In Chai's account, the voice vote's result was indecipherable and soldiers opened fire at the same time, leading to chaos. Fellow leader Feng Congde, then Chai's husband, determined that students voted to leave but not all protesters heard, Chai writes.
"When we were on the Square, we didn't have all the information necessary to make strategic decisions," she writes.
Controversy over Chai's role stems largely from a taped interview she gave to American Philip Cunningham, then a student, shortly before the crackdown. In a later documentary, Chai is heard saying that "what we are actually hoping for is bloodshed."

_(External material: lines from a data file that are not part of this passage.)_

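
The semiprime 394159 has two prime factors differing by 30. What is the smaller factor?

Since p = q + 30, we have 394159 = q(q + 30), so q² + 30q − 394159 = 0.
Discriminant: 30² + 4·394159 = 900 + 1576636 = 1577536; √1577536 = 1256.
q = (−30 + 1256)/2 = 613, and p = q + 30 = 643.
Check: 613 · 643 = 394159.

613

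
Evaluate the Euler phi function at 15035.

11520

Factor: 15035 = 5 · 31 · 97.
φ(15035) = (5−1) · (31−1) · (97−1) = 4 · 30 · 96 = 11520.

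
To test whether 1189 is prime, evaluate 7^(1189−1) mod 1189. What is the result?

45

7^1 ≡ 7 (mod 1189)
7^2 ≡ 7^2 = 49 ≡ 49 (mod 1189)
7^4 ≡ 49^2 = 2401 ≡ 23 (mod 1189)
7^8 ≡ 23^2 = 529 ≡ 529 (mod 1189)
7^16 ≡ 529^2 = 279841 ≡ 426 (mod 1189)
7^32 ≡ 426^2 = 181476 ≡ 748 (mod 1189)
7^64 ≡ 748^2 = 559504 ≡ 674 (mod 1189)
7^128 ≡ 674^2 = 454276 ≡ 78 (mod 1189)
7^256 ≡ 78^2 = 6084 ≡ 139 (mod 1189)
7^512 ≡ 139^2 = 19321 ≡ 297 (mod 1189)
7^1024 ≡ 297^2 = 88209 ≡ 223 (mod 1189)
1188 = 1024 + 128 + 32 + 4 in binary powers of 2.
So 7^1188 ≡ 223 · 78 · 748 · 23 ≡ 45 (mod 1189).
Since 45 ≠ 1, base 7 is a Fermat witness: 1189 is composite.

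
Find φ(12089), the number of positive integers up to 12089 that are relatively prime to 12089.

Factor: 12089 = 7 · 11 · 157.
φ(12089) = (7−1) · (11−1) · (157−1) = 6 · 10 · 156 = 9360.

9360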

Chai insists in the book that her words were taken out of context. Chai has spoken before about Tiananmen but says that she wanted to give her version at greater length.
More important to her, Chai said that she wanted to relate her embrace of faith in 2009. Chai -- who prefers to call herself a Jesus-follower, saying the term is more inclusive than Christian -- brought a Bible to an interview with AFP and spoke at length about Jesus Christ.
"All my life I was made to try to save China. I couldn't do it. But if you can, I give my life to you," she said of Christ.
"Little did I know, I felt like I do end up with a much better bargain. My life was saved, and he'll continue saving China," she said.
In her book, Chai for the first time writes at length about how she underwent several abortions. Chai has launched a group called All Girls Allowed which aims to end forced abortions against girls in China, where the government restricts most women from bearing more than one child.
Describing her first abortion when she was a university student, she writes that her father sent her on a bus to a hospital where no one would recognize her. Chai writes that "pain and shame engulfed me" after the operation.
Chai drew a parallel between abortion and Tiananmen Square and said that she saw both herself and Deng Xiaoping as sinners.
"But still, today we have hope and confidence that this vicious cycle of massive killing and violence can come to an end because of God's grace and his power to save," she said.